Thousands marched in Spain on Sunday in support of Baltasar Garzon, the Spanish judge who became an icon for human-rights activists when he indicted former Chilean dictator Augusto Pinochet in 1998.
Now, Spain's most famous judge is on trial, after turning his investigations toward the country's own fascist past.
Garzon, 56, is a champion of universal jurisdiction — the idea that the most heinous crimes need to be prosecuted, no matter where or when.
In the case of Spain's 1930s civil war, more than 100,000 unsolved cases of deaths or disappearances remain. Mass graves continue to turn up across Spain, but no one has been prosecuted — except the man who tried to investigate them.
Garzon was allowed to indict Pinochet. He was even allowed to start investigating whether U.S. Attorney General Alberto Gonzales allegedly authorized torture during the George W. Bush administration.
"But when Spain tries to investigate its own actions," Garzon said on the news program Democracy Now! last year, "it denies access to the facts, and puts the judge himself on trial."
In 2008, Garzon ordered mass graves exhumed and charged the late dictator Francisco Franco with murder. Two far-right groups then sued, accusing Garzon of violating a 1977 amnesty. That law, passed two years after Franco died, makes it illegal to revisit political crimes from that era. The trial on these charges began last week in Madrid.
But Garzon says some atrocities are just too horrible to have a statute of limitations. Reed Brody from Human Rights Watch agrees, pointing out that Spain didn't object when Garzon ignored amnesty laws in other countries.

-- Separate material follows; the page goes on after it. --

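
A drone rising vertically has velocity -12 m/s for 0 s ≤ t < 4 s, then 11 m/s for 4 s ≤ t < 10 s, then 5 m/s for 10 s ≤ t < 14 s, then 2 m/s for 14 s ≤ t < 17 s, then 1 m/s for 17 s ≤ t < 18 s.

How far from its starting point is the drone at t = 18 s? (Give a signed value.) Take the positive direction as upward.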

"There were amnesties in Chile, in Argentina, in Peru, in Guatemala. And in all those cases, international law required an investigation of these crimes. Judge Garzon attempted to do the same thing, and he's being prosecuted for it," Brody says.
Spaniards Divided
As an investigative judge, Garzon's job is like that of a U.S. district attorney. He has put drug barons, Basque terrorists and corrupt politicians behind bars. He leapfrogged his colleagues to stardom. Now they're the ones passing judgment on him.
Jose Ignacio Wert, a Cabinet minister in Spain's new conservative government, acknowledges that there has been some resentment of Garzon inside Spain's halls of power. He says his colleagues have coined a term: "Garzonada."
"It's derogatory. 'Garzonadas' mean taking decisions that ... have a great appeal to the media, great visibility, but that are not compliant with the laws. That's a 'Garzonada,' " Wert says.
Garzon may be the darling of human-rights groups abroad, but Spaniards are divided.
Seventy-five years after its civil war, Spain still hasn't had a truth and reconciliation process. In 2007, the Socialists passed a historical memory law, recognizing victims on both sides.
On the steps of a law school in Madrid recently, students argued over whether Garzon should be their role model.
Student Francisco Reyna said the famous judge is wrong to reopen wounds from the past.
"He's taken so many steps forward — too forward, I would say," Reyna said.
Act Of Reprisal?
The Franco case is just one of three trials against Garzon. A verdict is pending on the legality of wiretaps he used to record inmates and their lawyers in 2008. It was part of a larger probe into alleged corruption involving Spain's now ruling conservative Popular Party.
If Garzon is convicted, much of the evidence against the conservatives could be thrown out. A third case involves alleged payments to him from Spanish banks.
The confluence of all these trials — just after conservatives took power in Spain last month — raises eyebrows for Human Rights Watch's Brody.
"Garzon's enemies are trying to cut him down to size. This is a reprisal against Judge Garzon for taking on controversial cases against vested interests," Brody says.
If he's convicted of any of the charges, Garzon would be barred from the bench in Spain. But he could retain a high profile abroad, with his consulting work at the International Criminal Court in The Hague.